Dr. Michael Clark, emergency department physician and medical director for Ascension Wisconsin Spirit Medical Transport, said current modeling shows the region will “essentially run out of beds” with the current rate of hospitalizations and new daily cases by mid-December.
“That’s a striking thing to see,” Clark said at a virtual event hosted by local Wausau school districts and the city’s business association. “To physically run out of beds even more than we are now is a very sobering thought.”
At the current clip of hospitalizations and cases, the health system will enter a “crisis standards of care” situation where they’ll have to consider rationing care.
“We’ve reached a tipping point,” said Joan Theurer, health officer for Marathon County Health Department.
She said they’ve reassigned their staff and hired more than 40 workers but still can’t keep up with demand and are unable to get information to all those who are positive or have been exposed. They’ve asked schools and businesses to do contact notification.
She asked that people stay home if sick or exposed and not gather with extended family during the holidays.
“We just have to get through this hard time, but vaccines are coming,” she said. “Until then, I plead with you, I implore you to stay home more so we can keep our businesses, our school doors open for our children and families.”
Ben Layman, regional chief administrative officer at Marshfield Clinic Health System Wausau/Weston Center, said staffing is at a critical juncture, with roughly 300 staff out on a daily basis in recent weeks due to COVID-19 diagnosis or exposure.
“There is no cavalry coming,” Layman said. “This pandemic is raging nationwide.

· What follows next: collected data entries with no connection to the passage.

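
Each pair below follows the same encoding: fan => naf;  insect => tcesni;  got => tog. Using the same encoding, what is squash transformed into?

hsauqs

The output letters match the input read backwards: fan reversed is naf. It's just the letters in reverse order.
Applying it to squash: reverse → hsauqs.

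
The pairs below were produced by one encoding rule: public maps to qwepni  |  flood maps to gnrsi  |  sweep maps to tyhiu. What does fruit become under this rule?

gtxmy

In public: p→q is +1, u→w is +2, b→e is +3, l→p is +4 — the shift increases by 1 each position. Each letter shifts forward by (position + 1), i.e. 1, 2, 3, … — the shift grows by one for each successive letter.
On fruit: f+1=g, r+2=t, u+3=x, i+4=m, t+5=y.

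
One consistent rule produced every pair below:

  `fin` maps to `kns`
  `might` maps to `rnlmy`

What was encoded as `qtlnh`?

Compare letters: f→k is +5, i→n is +5, n→s is +5 — a constant shift. Each letter is shifted forward by 5 in the alphabet (a Caesar shift of +5).
Reversing it on qtlnh: q−5=l, t−5=o, l−5=g, n−5=i, h−5=c.

logic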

We’ve requested help from nationwide staffing agencies as well as federal resources, yet less than half of our requests have been answered as of yet.”
They’ve redeployed nearly 200 staff across the system and are no longer performing elective surgeries at many facilities.

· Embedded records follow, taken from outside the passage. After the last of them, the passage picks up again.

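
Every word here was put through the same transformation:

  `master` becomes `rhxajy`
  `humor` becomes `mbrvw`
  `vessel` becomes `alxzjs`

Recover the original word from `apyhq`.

vital

Shifts by position in master: pos 0: m→r (+5), pos 1: a→h (+7), pos 2: s→x (+5), pos 3: t→a (+7) — repeating every 2. A repeating key of period 2 is used — shifts +5, +7 over and over.
Reversing it on apyhq: a−5=v, p−7=i, y−5=t, h−7=a, q−5=l.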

Within the next three weeks, they project that roughly 80 percent of their beds at Marshfield Medical Center Weston will be occupied by COVID-19 patients.

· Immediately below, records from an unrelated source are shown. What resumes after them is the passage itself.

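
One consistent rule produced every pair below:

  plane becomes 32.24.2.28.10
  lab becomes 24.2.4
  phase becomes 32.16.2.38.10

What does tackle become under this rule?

40.2.6.22.24.10

p(#16)→32 and l(#12)→24: differences scale by 2, so n = 2·pos + 0. The formula is n = 2×(alphabet index, a=1).
On tackle: t=20→40, a=1→2, c=3→6, k=11→22, l=12→24, e=5→10.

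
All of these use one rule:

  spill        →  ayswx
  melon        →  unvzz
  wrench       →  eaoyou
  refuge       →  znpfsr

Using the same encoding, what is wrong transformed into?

eayys

In spill: s→a is +8, p→y is +9, i→s is +10, l→w is +11 — the shift increases by 1 each position. Each letter shifts forward by (position + 8), i.e. 8, 9, 10, … — the shift grows by one for each successive letter.
On wrong: w+8=e, r+9=a, o+10=y, n+11=y, g+12=s.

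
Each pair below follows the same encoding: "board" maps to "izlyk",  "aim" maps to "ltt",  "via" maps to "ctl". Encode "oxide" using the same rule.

zetkp

The shift depends on letter class: consonant b→i is +7, but vowel o→z is +11. Two shifts are in play — +11 for a/e/i/o/u, +7 for every other letter.
Applying it to oxide: o(vowel)+11=z, x(cons)+7=e, i(vowel)+11=t, d(cons)+7=k, e(vowel)+11=p.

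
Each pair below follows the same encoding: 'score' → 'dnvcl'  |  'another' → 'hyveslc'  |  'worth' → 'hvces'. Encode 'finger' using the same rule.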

“We are running out of staff, out of space and out of equipment,” he said. “Our fellow hospitals across the state are as well. Wisconsin has long had one of the nation’s best and most reputable systems of healthcare statewide across the entire nation. That system is in jeopardy today.”
Layman said Friday their front-line staff are in crisis.
“When our doctors, our nurses and our respiratory therapists return to their homes in the evening or in the morning after they’ve done an overnight shift, the first thing they do is shower and once there, they break down in personal agony, many of them in tears, as an emotional and a physical response to what they have seen as their patients struggle for life,” he said. “The only thing keeping many of them on the job is their civic commitment to their fellow women and men. Candidly, I’m not sure how long or how much longer they can deal with this repeated emotional trauma.”
Dr. Stephen Phillipson, Aspirus Wausau Hospital director of medicine and a hospitalist who works directly with COVID-19 patients, shared his staff’s experiences with reporters on Wednesday.
“In my specialty, we deal with death and dying not uncommonly, but my team has seen volumes of people dying that they’ve never had to deal with before, and that’s been emotionally draining on them – it’s emotionally draining on the nursing staff and the front-line caregivers,” he told reporters last week. “It does take a village to do this, and all of these people go in. They work hard, they have to wear all of this protective equipment, and it makes for a long and draining day when you’re working in a COVID unit.”
Staff are working 12-hour days, sometimes longer depending on the number of admissions.
“We sit and talk, and we pull ourselves through it,” he said. “This too will pass. I went through the AIDS epidemic at the beginning of my career when all my patients died basically. For my younger physicians and younger staff who are nurses, front-line staff, this may be one of the defining moments of their career.”
He said they try to support each other.
“It’s very hard for my young physicians to lose five or six patients in 24 or 36 hours,” he said. “They’re not used to that. So it’s basically talking it through and getting up and doing it again the next day because we have a lot of people who do well and go home. And you’ve got to focus on that aspect of it as well.”